Le champignon qui pose pour la photo est déjà d’un âge avancé. Il cache ses teintes carnées dans les fissures de ses épaisses lanières en étoile, et les touches roses de sa tête ronde ont imperceptiblement viré au bleuâtre.
La présence de ces tonalités roses est de toute première importance pour différencier notre gastéromycète des deux espèces voisines1 qui en sont dépourvues. Un autre caractère vient à notre secours en cas de litige : notre Geastrum rufescens2 Persoon : Persoon est doté d’un petit cou, qui surélève sa tête gris argenté au-dessus de son corps étoilé. Pour parfaire l’identification, nous pouvons examiner l’ostiole – cette petite ouverture sommitale, ici en cheminée, finement découpée et dont la base est sans halo bien délimité. Sous le microscope, les spores brunes sont rondes et fortement verruqueuses.

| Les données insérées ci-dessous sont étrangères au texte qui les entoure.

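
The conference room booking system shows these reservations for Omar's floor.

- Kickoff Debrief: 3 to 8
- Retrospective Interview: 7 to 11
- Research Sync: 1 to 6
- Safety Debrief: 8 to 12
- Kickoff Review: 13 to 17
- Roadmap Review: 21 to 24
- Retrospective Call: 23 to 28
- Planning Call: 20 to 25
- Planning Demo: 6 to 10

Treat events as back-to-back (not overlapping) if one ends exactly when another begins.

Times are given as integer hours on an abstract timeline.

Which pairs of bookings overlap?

Kickoff Debrief & Planning Demo, Kickoff Debrief & Research Sync, Kickoff Debrief & Retrospective Interview, Planning Call & Retrospective Call, Planning Call & Roadmap Review, Planning Demo & Retrospective Interview, Planning Demo & Safety Debrief, Retrospective Call & Roadmap Review, Retrospective Interview & Safety Debrief

Sorted by start: Research Sync, Kickoff Debrief, Planning Demo, Retrospective Interview, Safety Debrief, Kickoff Review, Planning Call, Roadmap Review, Retrospective Call.
Kickoff Debrief starts before Research Sync ends → Research Sync and Kickoff Debrief overlap.
Planning Demo starts exactly when Research Sync ends (back-to-back, no overlap), so nothing later overlaps Research Sync either.
Planning Demo starts before Kickoff Debrief ends → Kickoff Debrief and Planning Demo overlap.
Retrospective Interview starts before Kickoff Debrief ends → Kickoff Debrief and Retrospective Interview overlap.
Safety Debrief starts exactly when Kickoff Debrief ends (back-to-back, no overlap), so nothing later overlaps Kickoff Debrief either.
Retrospective Interview starts before Planning Demo ends → Planning Demo and Retrospective Interview overlap.
Safety Debrief starts before Planning Demo ends → Planning Demo and Safety Debrief overlap.
Kickoff Review starts after Planning Demo ends, so nothing later overlaps Planning Demo either.
Safety Debrief starts before Retrospective Interview ends → Retrospective Interview and Safety Debrief overlap.
Kickoff Review starts after Retrospective Interview ends, so nothing later overlaps Retrospective Interview either.
Kickoff Review starts after Safety Debrief ends, so nothing later overlaps Safety Debrief either.
Planning Call starts after Kickoff Review ends, so nothing later overlaps Kickoff Review either.
Roadmap Review starts before Planning Call ends → Planning Call and Roadmap Review overlap.
Retrospective Call starts before Planning Call ends → Planning Call and Retrospective Call overlap.
Retrospective Call starts before Roadmap Review ends → Roadmap Review and Retrospective Call overlap.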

Geastrum rufescens fut observé à Celon, dans un taillis de feuillus sur terre argileuse.
(10 octobre 2019)
1Geastrum triplex est comme un Bibendum à trois couches, dont l’une en collerette.
Geastrum fimbriatum = Geastrum sessile est dépourvu de petit cou et ses spores sont finement verruqueuses.
2Geastrum rufescens = Geastrum vulgatum.